RNAi’s potential as a drug target has attracted huge investments by pharmaceutical companies, as exemplified by Roche’s 2007 announcement that it had committed “over a billion dollars” to a deal with Alnylam Pharma. A year later, Roche acquired Mirus Bio for $125 million to expand its stable of technologies to enhance delivery and potential clinical use of siRNA.
AstraZeneca followed suit with a three-year R&D collaboration with Silence Therapeutics calling for that company to ultimately receive about $400 million for up to five siRNA-based drugs aimed at specific targets provided by AstraZeneca.
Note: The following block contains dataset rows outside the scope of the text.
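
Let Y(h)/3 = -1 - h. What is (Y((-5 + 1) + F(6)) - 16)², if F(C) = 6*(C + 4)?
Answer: 34969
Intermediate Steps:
F(C) = 24 + 6*C (F(C) = 6*(4 + C) = 24 + 6*C)
Y(h) = -3 - 3*h (Y(h) = 3*(-1 - h) = -3 - 3*h)
(Y((-5 + 1) + F(6)) - 16)² = ((-3 - 3*((-5 + 1) + (24 + 6*6))) - 16)² = ((-3 - 3*(-4 + (24 + 36))) - 16)² = ((-3 - 3*(-4 + 60)) - 16)² = ((-3 - 3*56) - 16)² = ((-3 - 168) - 16)² = (-171 - 16)² = (-187)² = 34969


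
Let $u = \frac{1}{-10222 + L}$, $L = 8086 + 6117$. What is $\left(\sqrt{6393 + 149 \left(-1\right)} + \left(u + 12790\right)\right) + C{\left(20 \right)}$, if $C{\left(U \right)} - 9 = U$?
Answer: $\frac{51032440}{3981} + 2 \sqrt{1561} \approx 12898.0$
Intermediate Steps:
$L = 14203$
$C{\left(U \right)} = 9 + U$
$u = \frac{1}{3981}$ ($u = \frac{1}{-10222 + 14203} = \frac{1}{3981} \approx 0.00025119$)
$\left(\sqrt{6393 + 149 \left(-1\right)} + \left(u + 12790\right)\right) + C{\left(20 \right)} = \left(\sqrt{6393 + 149 \left(-1\right)} + \left(\frac{1}{3981} + 12790\right)\right) + \left(9 + 20\right) = \left(\sqrt{6393 - 149} + \frac{50916991}{3981}\right) + 29 = \left(\sqrt{6244} + \frac{50916991}{3981}\right) + 29 = \left(2 \sqrt{1561} + \frac{50916991}{3981}\right) + 29 = \left(\frac{50916991}{3981} + 2 \sqrt{1561}\right) + 29 = \frac{51032440}{3981} + 2 \sqrt{1561}$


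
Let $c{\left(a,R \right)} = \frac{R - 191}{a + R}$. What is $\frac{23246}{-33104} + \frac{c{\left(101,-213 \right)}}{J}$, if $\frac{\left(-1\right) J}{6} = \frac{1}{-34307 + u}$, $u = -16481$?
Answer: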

Key to the rapid growth of RNAi applications have been new tools and technologies that simplify its use, decrease its cost, and increase its accessibility in a wide variety of research settings. Strategies employed to activate the RNAi pathway and specifically silence genes include introduction of synthetic siRNA into cells or DNA vectors expressing short hairpin RNAs (shRNAs) or miRNAs.
RNA interference can also be achieved in mammalian cells using plasmids containing shRNA. As the field has advanced, so has the realization that multiple factors influence the success or failure of RNAi studies; chief among these are transfection method, transfection conditions, cell type, whether the cells are adherent and confluent or nonconfluent, or in suspension culture, the quality and quantity of siRNA, reagent toxicity, and in the case of in vivo and clinical studies, siRNA delivery.
Several companies are developing methods and reagents to address some of the major challenges in using RNAi-related technologies and potentially enable their use as therapeutic agents. Most view poor transfection efficiencies arising from a variety of conditions as a significant source of compromise to experimental results.